Now it’s all gone, but people are still laughing, the guffaws are still coming … but what are we now laughing at, if not socially incorrect slapstick? I think we are more inclined to seek out humour in the more perverted absurdities of life – in the increasingly bizarro-behaviours of people and situations. I think we are finding more laughs in a kind of sado-humour than we did before … and it is a worrying thing. I’m not saying certain ghastly racist/sexist jokes aren’t deserving of the dustbin of history, but there is a worrying criticism of satire that is very over the top censorship. There seems less inclination to humour, and more inclination to litigate such skits as one would find on The Hampster or Ripping Yarns or Python etc.
Yet, I have seen rise alongside such cruel treatment that one occasionally views on a channel-surf expedition of Reality TV, an appreciation of sado-humour, where cruel or victim-selection programs top the ratings. I have watched several so-called funny home-videos skits that seem to me to be brutal and dangerous … one can see such moments have been deliberately staged to get the video on the show. Same with those competitive cooking / singing programs etc. There can be no better display of sado-humour than one sees on such channels … yet they are the top-rating programs.
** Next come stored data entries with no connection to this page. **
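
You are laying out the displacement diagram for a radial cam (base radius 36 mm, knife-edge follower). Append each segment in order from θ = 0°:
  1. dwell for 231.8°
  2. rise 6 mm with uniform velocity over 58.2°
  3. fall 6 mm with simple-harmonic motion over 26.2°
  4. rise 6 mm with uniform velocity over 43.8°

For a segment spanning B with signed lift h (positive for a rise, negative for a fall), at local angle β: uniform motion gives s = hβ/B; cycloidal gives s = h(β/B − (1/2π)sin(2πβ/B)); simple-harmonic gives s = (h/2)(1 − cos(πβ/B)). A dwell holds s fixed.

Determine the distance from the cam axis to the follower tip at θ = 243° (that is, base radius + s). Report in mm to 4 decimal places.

seg 1 [0°–231.8°] dwell: s stays 0.0000
seg 2 [231.8°–290°] uniform, h=6: θ=243° here. β=11.2, B=58.2. 6·11.2/58.2 = 1.1546 → s = 1.1546
radial distance = base radius + s = 36 + 1.1546 = 37.1546

37.1546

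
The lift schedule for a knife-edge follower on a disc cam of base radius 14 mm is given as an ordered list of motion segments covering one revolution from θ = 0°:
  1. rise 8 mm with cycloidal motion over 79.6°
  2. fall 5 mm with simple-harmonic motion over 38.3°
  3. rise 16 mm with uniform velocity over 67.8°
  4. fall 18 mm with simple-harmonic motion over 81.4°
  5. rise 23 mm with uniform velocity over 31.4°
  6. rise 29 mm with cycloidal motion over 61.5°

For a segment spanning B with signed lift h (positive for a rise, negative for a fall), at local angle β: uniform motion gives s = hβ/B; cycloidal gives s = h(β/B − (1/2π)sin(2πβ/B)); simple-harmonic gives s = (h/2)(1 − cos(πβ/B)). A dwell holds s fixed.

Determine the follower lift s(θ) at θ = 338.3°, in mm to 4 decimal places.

seg 1 [0°–79.6°] cycloidal, h=8: full span → s += 8 → s = 8.0000
seg 2 [79.6°–117.9°] simple-harmonic, h=-5: full span → s += -5 → s = 3.0000
seg 3 [117.9°–185.7°] uniform, h=16: full span → s += 16 → s = 19.0000
seg 4 [185.7°–267.1°] simple-harmonic, h=-18: full span → s += -18 → s = 1.0000
seg 5 [267.1°–298.5°] uniform, h=23: full span → s += 23 → s = 24.0000
seg 6 [298.5°–360°] cycloidal, h=29: θ=338.3° here. β=39.8, B=61.5. 29·(0.6472 − sin(2π·0.6472)/(2π)) = 22.4524 → s = 46.4524

46.4524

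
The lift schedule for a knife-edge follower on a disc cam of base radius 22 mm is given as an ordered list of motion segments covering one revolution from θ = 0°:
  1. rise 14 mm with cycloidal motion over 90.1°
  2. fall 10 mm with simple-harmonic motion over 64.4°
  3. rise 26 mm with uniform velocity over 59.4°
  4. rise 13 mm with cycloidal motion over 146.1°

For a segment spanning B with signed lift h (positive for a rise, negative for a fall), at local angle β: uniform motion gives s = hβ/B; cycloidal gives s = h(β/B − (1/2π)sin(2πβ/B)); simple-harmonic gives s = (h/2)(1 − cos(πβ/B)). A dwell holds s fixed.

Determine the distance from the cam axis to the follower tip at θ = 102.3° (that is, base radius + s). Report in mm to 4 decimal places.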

What gives?
One can track the evolution of such sado-humour back to the days of try-hard Hollywood black humour, where the big studios tried their hand at so-called crime-comedy. I remember the hit movie Beverly Hills Cop was the beginning of the genre … it was billed as a comedy, yet I counted seven quite brutal killings in the show (I was a “forced” viewer – was taken to the cinema against my better judgement by acquaintances who “just loved it and you will too!!”) … I hated it – it made me wince. I’m a sensitive bloke.
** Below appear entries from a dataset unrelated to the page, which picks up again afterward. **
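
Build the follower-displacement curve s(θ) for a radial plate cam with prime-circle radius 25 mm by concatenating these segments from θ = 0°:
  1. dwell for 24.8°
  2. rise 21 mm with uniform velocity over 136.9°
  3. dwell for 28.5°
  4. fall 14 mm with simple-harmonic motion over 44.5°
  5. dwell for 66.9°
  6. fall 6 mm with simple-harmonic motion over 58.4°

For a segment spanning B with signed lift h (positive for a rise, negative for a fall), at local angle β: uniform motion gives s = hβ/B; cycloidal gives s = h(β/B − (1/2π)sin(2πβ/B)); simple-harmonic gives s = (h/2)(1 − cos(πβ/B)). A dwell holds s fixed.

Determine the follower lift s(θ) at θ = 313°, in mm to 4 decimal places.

seg 1 [0°–24.8°] dwell: s stays 0.0000
seg 2 [24.8°–161.7°] uniform, h=21: full span → s += 21 → s = 21.0000
seg 3 [161.7°–190.2°] dwell: s stays 21.0000
seg 4 [190.2°–234.7°] simple-harmonic, h=-14: full span → s += -14 → s = 7.0000
seg 5 [234.7°–301.6°] dwell: s stays 7.0000
seg 6 [301.6°–360°] simple-harmonic, h=-6: θ=313° here. β=11.4, B=58.4. -6/2·(1 − cos(π·0.1952)) = -0.5467 → s = 6.4533

6.4533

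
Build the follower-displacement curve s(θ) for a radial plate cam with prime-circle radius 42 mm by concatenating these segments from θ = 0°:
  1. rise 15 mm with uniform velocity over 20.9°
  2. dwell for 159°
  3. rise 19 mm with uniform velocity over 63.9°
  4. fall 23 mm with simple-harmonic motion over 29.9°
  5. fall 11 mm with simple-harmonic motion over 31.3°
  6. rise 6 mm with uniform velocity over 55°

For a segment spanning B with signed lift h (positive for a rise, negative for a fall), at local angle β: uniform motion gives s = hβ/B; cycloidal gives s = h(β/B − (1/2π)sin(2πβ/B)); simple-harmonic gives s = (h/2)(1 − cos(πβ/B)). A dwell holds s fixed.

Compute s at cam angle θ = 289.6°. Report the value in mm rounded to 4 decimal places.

seg 1 [0°–20.9°] uniform, h=15: full span → s += 15 → s = 15.0000
seg 2 [20.9°–179.9°] dwell: s stays 15.0000
seg 3 [179.9°–243.8°] uniform, h=19: full span → s += 19 → s = 34.0000
seg 4 [243.8°–273.7°] simple-harmonic, h=-23: full span → s += -23 → s = 11.0000
seg 5 [273.7°–305°] simple-harmonic, h=-11: θ=289.6° here. β=15.9, B=31.3. -11/2·(1 − cos(π·0.5080)) = -5.6380 → s = 5.3620

5.3620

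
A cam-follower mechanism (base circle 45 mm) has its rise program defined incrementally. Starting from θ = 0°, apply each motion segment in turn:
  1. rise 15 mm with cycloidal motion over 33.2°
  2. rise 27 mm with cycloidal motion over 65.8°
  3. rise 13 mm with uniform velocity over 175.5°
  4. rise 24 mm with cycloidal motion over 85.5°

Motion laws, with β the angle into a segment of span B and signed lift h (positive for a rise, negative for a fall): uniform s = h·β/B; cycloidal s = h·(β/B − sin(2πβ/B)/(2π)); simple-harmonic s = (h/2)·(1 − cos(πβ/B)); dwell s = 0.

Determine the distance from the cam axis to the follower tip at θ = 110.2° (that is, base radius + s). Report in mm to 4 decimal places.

seg 1 [0°–33.2°] cycloidal, h=15: full span → s += 15 → s = 15.0000
seg 2 [33.2°–99°] cycloidal, h=27: full span → s += 27 → s = 42.0000
seg 3 [99°–274.5°] uniform, h=13: θ=110.2° here. β=11.2, B=175.5. 13·11.2/175.5 = 0.8296 → s = 42.8296
radial distance = base radius + s = 45 + 42.8296 = 87.8296

87.8296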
Indeed, the humour of the aged, white, working male may be dated beyond redemption … but the basis for such humour, i.e., the situation comedy surely will not date. The spectator / viewer, looking on to the unfolding of a unscripted public slapstick moment, whether by accident or by self-deprecation, surely must be allowed a release of laughter at the ironic absurdity of the situation without guilt or remorse, rather than be driven to approvingly laugh sneeringly, cruelly, publicly, at the misfortune and hard-luck of others.
Bring back The Hampster crew, I say!